ABRAÇOS
 
            Lembro de ter tido contato físico amigável com meu pai em duas oportunidades: a primeira, quando aos quatro anos de idade ele me tomou ao colo porque eu estava com medo do Papai Noel; na segunda, quando passei no vestibular para Medicina e ele, protocolarmente, apertou-me a mão e deu-me os parabéns. Os demais contatos foram sempre através de surras de relho que me traumatizaram severa e definitivamente pelo resto da vida.
            Assim aprendi a ser homem, imitando meu pai. Corpo rígido, mão estendida à frente, evitando qualquer contato que pudesse distar mais de um comprimento de braço. Isso, com os homens. Com as mulheres permitia-me um leve roçar de faces, no que poderiam ser dois beijos, como mandava a tradição.
            Foi no ano do caos em que sucumbi em 1.987, quando, isolado de amigos e familiares, desolado com a profissão e assolado por uma relação de par que se desintegrava dia a dia, fui buscar ajuda. Primeiro um terapeuta individual. Troquei para terapia de grupo, onde me sentia mais à vontade. Por coincidência, meu terapeuta era facilitador de Biodança e aconselhou-me a integrar o grupo que se reunia uma vez por semana.
            Não pretendo descrever técnicas, pois isto não interessa neste momento. O fato é que, gradativamente, fui me permitindo ao abraço, à carícia, ao contato incondicional, com pessoas que sequer conhecia e, alguns anos depois, isto se tornou tão natural na minha vida que, instintivamente, a cada encontro, quer fosse o primeiro, quer fosse o de sempre, atirava-me descontraidamente para o abraço. Com o tempo, aprendi a ser mais comedido, pois há pessoas que se sentem muito incomodadas com este tipo de atitude.

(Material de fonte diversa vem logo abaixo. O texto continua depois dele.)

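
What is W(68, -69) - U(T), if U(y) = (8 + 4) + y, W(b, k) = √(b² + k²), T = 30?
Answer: -42 + √9385 ≈ 54.876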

            Fiz esta introdução para facilitar o entendimento de três pequenas histórias que, talvez tenham mudado a vida de pessoas, em pequenas coisas pode ser, mas que mexeram com a vida delas, sem que eu saiba precisar o quanto.
            Depois de trabalhar anos com um irmão mais velho, já então advogado, nos separamos por um desentendimento banal. Passados meses da separação, nos reencontramos e, eu, espontaneamente, o abracei com força e o beijei. Ele ficou estático, não sabia o fazer. Desvencilhou-se do abraço e tratou de entabular um diálogo qualquer. Percebi que tinha me excedido e que deveria ter mais cuidado no próximo encontro.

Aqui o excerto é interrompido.